17 septembre 2009
Récit d'une mort annoncée
Anthony McGowan
Traduit de l'anglais par Cécile Chartres
Milan Jeunesse, Collection Macadam, juin 2009, 9€
« J'aimerais bouger. Partir d'ici ou vers autre chose. Agir. Mais je ne peux pas bouger, j'ai été brûlé et je suis comme l'un des corps recouverts de cendres de Pompéi, figé par la lave en fusion. Seuls mes yeux fonctionnent encore. Et cela suffit pour le voir venir. Le couteau qui va me tuer. Il est dans la main d'un garçon. Le garçon vient pour me tuer. Je dois m'enfuir. Je ne peux pas courir. J'ai trop peur pour courir.
Paul ne se souvient pas du moment précis de sa mort. Il se souvient d'avant. De l'atmosphère angoissante des cours au lycée. De la violence des gros durs de la classe. De services qu'il n'aurait pas dû rendre. Des sourires de Maddy... Et de ce couteau. Celui qu'il tenait au moment de sa mort... »

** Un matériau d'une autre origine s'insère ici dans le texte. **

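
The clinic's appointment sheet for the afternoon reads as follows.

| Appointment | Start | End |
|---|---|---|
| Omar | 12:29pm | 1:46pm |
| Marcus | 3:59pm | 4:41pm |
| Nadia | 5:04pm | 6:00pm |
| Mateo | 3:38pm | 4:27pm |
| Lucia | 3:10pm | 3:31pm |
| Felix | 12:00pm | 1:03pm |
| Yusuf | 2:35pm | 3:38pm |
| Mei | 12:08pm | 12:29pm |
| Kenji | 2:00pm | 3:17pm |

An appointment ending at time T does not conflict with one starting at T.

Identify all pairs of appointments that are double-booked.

Sorted by start: Felix, Mei, Omar, Kenji, Yusuf, Lucia, Mateo, Marcus, Nadia.
Mei starts before Felix ends → Felix and Mei overlap.
Omar starts before Felix ends → Felix and Omar overlap.
Kenji starts after Felix ends — done with Felix.
Omar starts exactly when Mei ends (back-to-back, no overlap) — done with Mei.
Kenji starts after Omar ends — done with Omar.
Yusuf starts before Kenji ends → Kenji and Yusuf overlap.
Lucia starts before Kenji ends → Kenji and Lucia overlap.
Mateo starts after Kenji ends — done with Kenji.
Lucia starts before Yusuf ends → Yusuf and Lucia overlap.
Mateo starts exactly when Yusuf ends (back-to-back, no overlap) — done with Yusuf.
Mateo starts after Lucia ends — done with Lucia.
Marcus starts before Mateo ends → Mateo and Marcus overlap.
Nadia starts after Mateo ends.
Nadia starts after Marcus ends.

Felix & Mei, Felix & Omar, Kenji & Lucia, Kenji & Yusuf, Lucia & Yusuf, Marcus & Mateo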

Ce court roman d'Anthony McGowan fait froid dans le dos. Il commence de façon très mystérieuse par la description de l'arme, du couteau, couvert de runes magiques, arme légendaire aux propriétaires aux noms immortels...Mais rien de tel dans la réalité. Ce récit nous plonge dans l'univers quotidien de Paul, un monde angoissant, où l'angoisse, la peur suintent des pages. Un roman fantastique pas au sens esprits frappeurs ou monstres en tous genres. Non rien de tel, juste une angoisse diffuse, liée au ton employé et à la façon de construire le récit. Son héros Paul raconte, se raconte nous entraine dans son lycée, sa chambre avec ses ennemis : le terrifiant Roth à l'aura maléfique et terrifiante, les « Zarbis » avec qui il pourrait devenir ami : Shane, Maddy, Billy... les parents, les profs. Tout se déroule comme si nous flottions au-dessus de l'histoire, comme si nous étions nous aussi déjà « morts », témoins impuissants de l'histoire, incapables d'interagir et d'empêcher la catastrophe.
Car on le sent rapidement quelque chose d'inéluctable est en train de se dérouler et rien ni personne ne pourra l'empêcher. L'auteur nous entraine dans le cauchemar de Paul et nous nous y enfonçons avec lui. Réflexion sur la dépendance, la solitude, la peur du regard de l'autre, des autres, des phénomènes de groupes, sur la lâcheté également, les décisions à prendre pour rester vivant. Car il y a plusieurs façons de mourir et la lame d'un couteau aussi dangereuse soit-elle n'est pas la seule arme ou la seule mort à craindre.
Incisif et très bien construit. Un très bon roman étrange qui pousse à la réflexion.